Now you are ready to scale-out our load-balanced web application. Repeat the above steps of starting the grid up until deploying your WAR file. Should everything go successfully; . As part of the Apache proxy modules functionality, there is also a nice real-time application which allow you monitor real time activity on your web application instances. This tool is especial handy when you have machines with different specs and you want to direct the Apache Load Balancer to distribute requests by weighted factor in real time.
Compared to other solutions
GigaSpaces XAP is a scalable, cost-effective alternative to traditional application servers and unlike traditional application servers, GigaSpaces XAP enables predictable application scalability on-demand. GigaSpaces XAP achieves predictable scalability on-demand by virtualizing all aspects of the application infrastructure: data, messaging, services (business logic) and deployment.
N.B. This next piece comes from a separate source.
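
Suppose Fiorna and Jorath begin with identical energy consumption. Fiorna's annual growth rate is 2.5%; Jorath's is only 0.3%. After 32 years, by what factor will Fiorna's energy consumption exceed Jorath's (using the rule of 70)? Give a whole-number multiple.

Fiorna pulls ahead at 2.2 pp per year, so the ratio doubles every 70/2.2 ≈ 31.82 years.
In 32 years that's 1.01 doublings: 2^1.01 ≈ 2.

approximately 2 times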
The table below lists the advantages of GigaSpaces XAP versus traditional middleware:
|Seamless Scaling||Scaling is a complex process, requiring changes to code and architecture||Seamlessly integrate with existing development platforms. Scaling is achieved simply by adding application instances on-demand.|
|Predictable Scalability||Doesn’t scale linearly; Consequently, hardware and software capacity is difficult to project leading to over- or under-provisioning||Scales linearly. Hardware and software requirements are predictable allowing just-in-time provisioning|
|Unexpected Loads||Scaling to handle unexpected loads is slow and error-prone, leading to failure (under-provisioning) or waste (over-provisioning)||Simply scales on-demand leading to optimized utilization of resources and peace-of-mind.|
|Complexity||Middleware stack made of multiple tiers that require tight integration. Not only is this expensive and error-prone, it creates a scalability and performance bottleneck.||Middleware runtime that handles data, messaging and services, using a shared clustering and deployment model that can simply scale and recover.|
There are many tweaks and configuration tuning that can be done, which are not covered here, in order to customize the balancer to your needs. However, the main idea should be clear; you can have your web application scaled out almost with no effort at all, in order to meet your heavy traffic requirements. With easier configurations you can also use GigaSpaces SLA in order to have more instances deployed automatically at peak times (the Digg affect).
Now, just as an exercise, try doing the same with WebLogic or WebSphere. I can assure you that even with the clearest manual, it will take you days to have your web application up and running, not to mention that on-demand scaling-out is not supported by any of them. At this point it is also important to mention that GigaSpaces is Amazon EC2 certified, which means that you can deploy your web application on Amazon EC2 cloud, and together with GigaSpaces SLA configuration you can be “virtually” independent of hardware when peak times demands scaling out. Taking into account the cost of such a solution you might have a winning model in your hands.
In my next installment, I will elaborate more about how GigaSpaces SLA works and how to configure it to enable on-demand scaling-out web applications.